Created on 06-06-2016 06:21 AM - edited 09-16-2022 03:23 AM
I'm trying to load terabytes of data from Local system to HDFS. What should be the strategy for loading files in terms performance?
Created 06-06-2016 08:19 AM
Bulk upload? In that case an edge node with hadoop client and run hadoop fs -put commands. You can expect about 300GB/h for each hadoop put into HDFS. However you can parallelize the commands. I.e. if you have multiple files you can run multiple puts in parallel ( Essentially till you saturate the internal network of the cluster or the reading of the files from the local/network storage. )

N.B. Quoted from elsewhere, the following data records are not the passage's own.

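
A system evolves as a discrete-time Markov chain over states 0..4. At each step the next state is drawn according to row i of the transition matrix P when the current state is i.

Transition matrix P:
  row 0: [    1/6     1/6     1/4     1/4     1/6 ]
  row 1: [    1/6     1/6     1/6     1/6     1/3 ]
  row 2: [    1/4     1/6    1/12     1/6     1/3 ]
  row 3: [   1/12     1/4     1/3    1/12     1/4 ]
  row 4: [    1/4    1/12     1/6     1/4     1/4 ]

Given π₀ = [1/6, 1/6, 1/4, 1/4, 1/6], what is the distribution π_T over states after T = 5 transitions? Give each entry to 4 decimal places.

t=0: π = [0.1667, 0.1667, 0.2500, 0.2500, 0.1667]
t=1: π = [0.1806, 0.1736, 0.2014, 0.1736, 0.2708]
t=2: π = [0.1916, 0.1586, 0.1939, 0.1898, 0.2662]
t=3: π = [0.1892, 0.1603, 0.1981, 0.1890, 0.2634]
t=4: π = [0.1894, 0.1605, 0.1974, 0.1886, 0.2641]
t=5: π = [0.1894, 0.1604, 0.1974, 0.1887, 0.2640]

π = [0.1894, 0.1604, 0.1974, 0.1887, 0.2640]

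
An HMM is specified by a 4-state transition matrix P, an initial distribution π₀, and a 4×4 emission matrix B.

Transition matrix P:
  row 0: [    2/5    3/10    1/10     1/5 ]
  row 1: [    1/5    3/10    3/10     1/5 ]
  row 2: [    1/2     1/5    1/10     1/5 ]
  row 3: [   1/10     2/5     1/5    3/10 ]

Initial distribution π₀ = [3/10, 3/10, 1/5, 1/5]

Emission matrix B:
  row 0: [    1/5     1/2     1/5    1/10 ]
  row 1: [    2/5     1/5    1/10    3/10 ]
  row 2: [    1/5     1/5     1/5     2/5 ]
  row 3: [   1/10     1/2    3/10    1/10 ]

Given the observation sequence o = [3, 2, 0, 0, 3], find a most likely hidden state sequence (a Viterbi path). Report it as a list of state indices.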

A little bash or python script will normally do the trick. Nifi will work too obviously and might provide some retry/error handling that you would otherwise have to code yourself so it depends a bit on your requirements.
Created 06-06-2016 07:24 AM
I will suggest you to try nifi PutHDFS, more on this you can find here
https://community.hortonworks.com/articles/7999/apache-nifi-part-1-introduction.html
Created 06-06-2016 08:19 AM
Bulk upload? In that case an edge node with hadoop client and run hadoop fs -put commands. You can expect about 300GB/h for each hadoop put into HDFS. However you can parallelize the commands. I.e. if you have multiple files you can run multiple puts in parallel ( Essentially till you saturate the internal network of the cluster or the reading of the files from the local/network storage. )
A little bash or python script will normally do the trick. Nifi will work too obviously and might provide some retry/error handling that you would otherwise have to code yourself so it depends a bit on your requirements.
Created 06-06-2016 08:45 AM
Thanks Benjamin.Yes It is bulk upload.